Quantitative Analytics: currently 490 jobs.The latest job was posted on 25 May 16.
Quantitative analysis roles fall into one of two categories – front office quant, or back office quant. The two roles are very different, yet both require a high level of skill, logical thinking, and dedication. Front office quants work directly with other front office staff, particularly traders. Your job as a front office quant will largely mean getting involved with pricing, and developing trading tools to enable traders to better anticipate trends.
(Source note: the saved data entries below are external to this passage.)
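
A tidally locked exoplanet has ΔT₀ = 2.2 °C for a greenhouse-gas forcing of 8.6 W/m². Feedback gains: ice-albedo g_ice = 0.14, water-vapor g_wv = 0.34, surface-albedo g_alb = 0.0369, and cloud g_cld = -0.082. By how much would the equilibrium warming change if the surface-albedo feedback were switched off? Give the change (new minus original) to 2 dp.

Original: g = 0.4349, ΔT = 2.2/(1−0.4349) = 3.8931 °C.
Without surface-albedo: g' = 0.398, ΔT' = 2.2/(1−0.398) = 3.6545 °C.
Change = 3.6545 − 3.8931 = -0.24 °C.

-0.24 °C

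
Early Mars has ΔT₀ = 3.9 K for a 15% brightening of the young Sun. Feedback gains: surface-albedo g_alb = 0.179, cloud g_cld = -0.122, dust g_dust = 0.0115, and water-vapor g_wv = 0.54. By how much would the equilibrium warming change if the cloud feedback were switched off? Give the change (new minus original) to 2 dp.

4.51 K

Original: g = 0.6085, ΔT = 3.9/(1−0.6085) = 9.9617 K.
Without cloud: g' = 0.7305, ΔT' = 3.9/(1−0.7305) = 14.4712 K.
Change = 14.4712 − 9.9617 = 4.51 K.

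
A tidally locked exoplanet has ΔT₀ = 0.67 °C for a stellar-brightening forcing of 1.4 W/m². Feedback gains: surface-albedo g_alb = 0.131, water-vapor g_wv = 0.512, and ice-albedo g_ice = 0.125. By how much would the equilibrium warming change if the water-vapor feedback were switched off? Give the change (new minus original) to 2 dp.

-1.99 °C

Original: g = 0.768, ΔT = 0.67/(1−0.768) = 2.8879 °C.
Without water-vapor: g' = 0.256, ΔT' = 0.67/(1−0.256) = 0.9005 °C.
Change = 0.9005 − 2.8879 = -1.99 °C.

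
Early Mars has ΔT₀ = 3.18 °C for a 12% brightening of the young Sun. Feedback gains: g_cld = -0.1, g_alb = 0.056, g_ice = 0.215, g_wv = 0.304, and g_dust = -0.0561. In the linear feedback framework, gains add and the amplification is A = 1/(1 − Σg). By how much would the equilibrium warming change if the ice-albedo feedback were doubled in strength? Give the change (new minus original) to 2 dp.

3.21 °C

Original: g = 0.4189, ΔT = 3.18/(1−0.4189) = 5.4724 °C.
With doubled ice-albedo: g' = 0.6339, ΔT' = 3.18/(1−0.6339) = 8.6862 °C.
Change = 8.6862 − 5.4724 = 3.21 °C.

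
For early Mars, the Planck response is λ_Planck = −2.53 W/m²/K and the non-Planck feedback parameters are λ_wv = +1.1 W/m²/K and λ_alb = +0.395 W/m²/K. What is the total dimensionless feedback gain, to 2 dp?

0.59

Convert to gains: g_wv = 1.1/2.53 = 0.4348; g_alb = 0.395/2.53 = 0.1561.
Total gain g = 0.5909.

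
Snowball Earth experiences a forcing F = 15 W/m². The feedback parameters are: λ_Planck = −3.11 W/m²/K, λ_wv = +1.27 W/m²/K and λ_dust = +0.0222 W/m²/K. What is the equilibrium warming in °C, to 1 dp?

8.3 °C

Net feedback parameter λ = (−3.11) + (+1.27) + (+0.0222) = -1.8178 W/m²/K.
ΔT = −F/λ = −15/(-1.8178) = 8.3 °C.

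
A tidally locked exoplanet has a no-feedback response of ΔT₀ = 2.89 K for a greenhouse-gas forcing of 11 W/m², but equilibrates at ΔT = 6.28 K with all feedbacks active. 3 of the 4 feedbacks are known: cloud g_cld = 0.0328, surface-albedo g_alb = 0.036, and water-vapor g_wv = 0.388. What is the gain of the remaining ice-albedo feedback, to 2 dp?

0.08

Amplification A = ΔT/ΔT₀ = 6.28/2.89 = 2.173.
Total gain g = 1 − 1/A = 1 − 1/2.173 = 0.5398.
Known gains sum to 0.0328 + 0.036 + 0.388 = 0.4568.
g_ice = 0.5398 − 0.4568 = 0.08.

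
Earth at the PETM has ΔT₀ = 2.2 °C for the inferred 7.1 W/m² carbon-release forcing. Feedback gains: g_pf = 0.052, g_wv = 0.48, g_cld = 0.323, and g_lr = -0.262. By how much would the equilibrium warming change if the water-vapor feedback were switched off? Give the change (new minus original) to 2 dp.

-2.93 °C

Original: g = 0.593, ΔT = 2.2/(1−0.593) = 5.4054 °C.
Without water-vapor: g' = 0.113, ΔT' = 2.2/(1−0.113) = 2.4803 °C.
Change = 2.4803 − 5.4054 = -2.93 °C.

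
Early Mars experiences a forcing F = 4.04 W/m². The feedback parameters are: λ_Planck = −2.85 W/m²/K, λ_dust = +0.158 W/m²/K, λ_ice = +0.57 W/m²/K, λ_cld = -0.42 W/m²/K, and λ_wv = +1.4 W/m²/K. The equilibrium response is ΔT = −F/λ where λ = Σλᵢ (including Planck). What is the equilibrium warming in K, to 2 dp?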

As a back office quant, you’ll be more focused on validating pricing structures and models developed by your front office colleagues. The roles are typically within product control and risk, both areas that will enable the bank to gain insight into its overall exposures.
Where You’ll Work
The biggest opportunities for aspiring quants lie within investment banks or hedge funds – high risk areas where there’s a real need for diligent quantitative analysis to reduce said risk. However, there’s also a need for quants within commercial banking, and with insurance companies, although vacancies may be harder to come by. Check out the listings here at efinancialcareers.com to see what’s available in your area.
Qualifications & Skills
While quantitative analysis is concerned with the finance world, you don’t necessarily need a finance degree in order to work within this sector. In fact, most quants don’t come from a financial background. Mathematics, economics, and information technology are the most important aspects to understand, and if you’re planning to make a career as a back office quant, fluency in computer languages is a must. Masters degrees and PhDs in these areas are usually what an employer will look for. The job is challenging, and can be tricky to get into, but the rewards can be huge.